We mistakenly dug into rat nests and quickly discovered (the hard way) that we were a major junction point for the Skunk Superhighway. We rented a jackhammer and cracked out the remaining concrete patio, only to recall that we live up two flights of stairs. Getting all the broken concrete down the stairs and out of our lives took creative thinking and lots of Freecycle-ing.
Since we couldn't buy concrete pavers locally in the dimensions we wanted, we hand-mixed and poured each paver individually, which when you consider that we only had four molds and needed something like 50 pavers, took a really long time since each paver needed to set up in the molds for three days. In a fit of foolish self-reliance, we also created and hand-poured the concrete gas firepit ourselves. It cracked the first time we lit it up. Leave that job to the pros...

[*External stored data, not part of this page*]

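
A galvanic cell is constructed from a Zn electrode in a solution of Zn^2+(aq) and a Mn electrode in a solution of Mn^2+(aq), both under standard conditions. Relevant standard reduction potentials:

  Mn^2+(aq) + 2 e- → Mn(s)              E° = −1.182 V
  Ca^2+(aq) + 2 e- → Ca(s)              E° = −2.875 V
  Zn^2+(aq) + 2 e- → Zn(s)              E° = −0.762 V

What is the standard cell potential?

Of the two couples in this cell, the one with the more positive reduction potential is reduced at the cathode: here that is Zn²⁺/Zn (−0.762 V); Mn²⁺/Mn (−1.182 V) is the anode.
E°cell = E°(cathode) − E°(anode) = −0.762 − (−1.182) = +0.420 V.

+0.420 V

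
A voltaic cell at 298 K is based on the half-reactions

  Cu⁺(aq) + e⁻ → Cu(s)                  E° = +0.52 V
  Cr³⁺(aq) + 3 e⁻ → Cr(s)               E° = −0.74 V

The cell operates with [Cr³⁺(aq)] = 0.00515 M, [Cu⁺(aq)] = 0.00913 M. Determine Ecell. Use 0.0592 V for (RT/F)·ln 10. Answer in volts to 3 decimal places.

+1.184 V

Cu⁺/Cu is reduced (cathode, E° = +0.52 V) and Cr³⁺/Cr is oxidized (anode).
E°cell = E°cat − E°an = +0.52 − (−0.74) = +1.26 V; n = 3.
The balanced reaction is 3 Cu⁺(aq) + Cr(s) → 3 Cu(s) + Cr³⁺(aq), so Q = [Cr³⁺(aq)] / [Cu⁺(aq)]^3 = 6.77×10^3 and log Q = 3.830.
Applying E = E° − (RT ln10/nF)·log Q gives +1.26 − (0.0592/3)(3.830) = +1.184 V.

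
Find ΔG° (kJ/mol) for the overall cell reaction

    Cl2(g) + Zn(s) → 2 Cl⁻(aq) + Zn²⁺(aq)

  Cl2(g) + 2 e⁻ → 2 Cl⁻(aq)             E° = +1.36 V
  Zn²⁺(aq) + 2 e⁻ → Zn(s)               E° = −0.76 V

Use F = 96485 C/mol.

−409 kJ/mol

In the reaction as written Cl2(g) is reduced, so the Cl₂/Cl⁻ couple is the cathode and Zn²⁺/Zn is the anode.
E°cell = +1.36 − (−0.76) = +2.12 V; balancing electrons gives n = 2.
ΔG° = −nFE°cell = −(2)(96485)(+2.12) J/mol = −409 kJ/mol.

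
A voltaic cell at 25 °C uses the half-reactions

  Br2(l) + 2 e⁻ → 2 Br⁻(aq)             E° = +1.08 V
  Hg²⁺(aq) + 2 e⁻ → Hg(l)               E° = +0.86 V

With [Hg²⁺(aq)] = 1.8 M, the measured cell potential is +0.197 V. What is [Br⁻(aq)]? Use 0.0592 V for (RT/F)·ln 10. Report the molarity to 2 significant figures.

1.8 M

The Br₂/Br⁻ couple has the larger reduction potential, so it is the cathode: E°cell = +1.08 − (+0.86) = +0.22 V and n = 2.
Rearranging E = E° − (0.0592/n)·log Q gives log Q = 2(+0.22 − (+0.197))/0.0592 = 0.777.
The balanced reaction is Br2(l) + Hg(l) → 2 Br⁻(aq) + Hg²⁺(aq), so Q = [Br⁻(aq)]^2·[Hg²⁺(aq)].
Solving for the unknown gives log [Br⁻(aq)] = 0.261, so [Br⁻(aq)] ≈ 1.8 M.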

Oh and doing french drains yourself is also not advised.
But that's not all — mid-project, we discovered I was pregnant (surprise!) and I spent the next nine months wondering if mixing concrete by hand and going "hammer time" with a jackhammer would somehow affect my unborn child (surprisingly, no studies had been done on this). He's fine, by the way.
So, with me out of commission, we were down 50% of our labor force and we were still knee deep in broken concrete. We brought in a carpenter friend from the east coast who helped us build our deck and pergola, and the rest of the plants went in after our son arrived.

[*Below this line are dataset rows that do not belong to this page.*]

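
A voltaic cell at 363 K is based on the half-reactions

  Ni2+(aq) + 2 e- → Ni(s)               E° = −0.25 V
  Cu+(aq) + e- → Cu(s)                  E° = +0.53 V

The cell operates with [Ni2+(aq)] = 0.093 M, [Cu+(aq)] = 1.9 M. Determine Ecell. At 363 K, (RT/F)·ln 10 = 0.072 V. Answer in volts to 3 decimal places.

+0.837 V

The Cu⁺/Cu couple has the more positive E°, so it is the cathode; Ni²⁺/Ni is the anode.
The standard potential is +0.53 − (−0.25) = +0.78 V and the balanced reaction transfers n = 2 electrons.
The balanced reaction is 2 Cu+(aq) + Ni(s) → 2 Cu(s) + Ni2+(aq), so Q = [Ni2+(aq)] / [Cu+(aq)]^2 = 0.0258 and log Q = −1.589.
E = E° − (0.072/n)·log Q = +0.78 − (0.072/2)(−1.589) = +0.837 V.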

The whole project took about a year and a half to do. But of course, as with any garden, the work is never truly done. We've had a hard time getting plants to grow in the clay soil and have been planting species with tough, burrowing roots to try to break up the dirt. Then we pull them out and replace with compost that we make ourselves. It's been marginally successful — a work in progress.
It's been a little over three years since we finished the big work and we are thrilled to say we use this "room" all year long. We live in a 1950's mid-century style home and even with our open(ish) floor plan, the yard is definitely the largest, most welcoming "room" in the house.
Every party we throw ends up in the backyard. We get creative with the pavers and make a little tee ball diamond out of them with our son, we now have a raised bed for vegetables and herbs, and our geriatric dog spends hours warming herself in the sun out there.
Jury's out if we'd do it all over again, but having a peaceful garden is something we now know that we wouldn't want to live without.
Thanks, Jane and Justin! Beautiful job.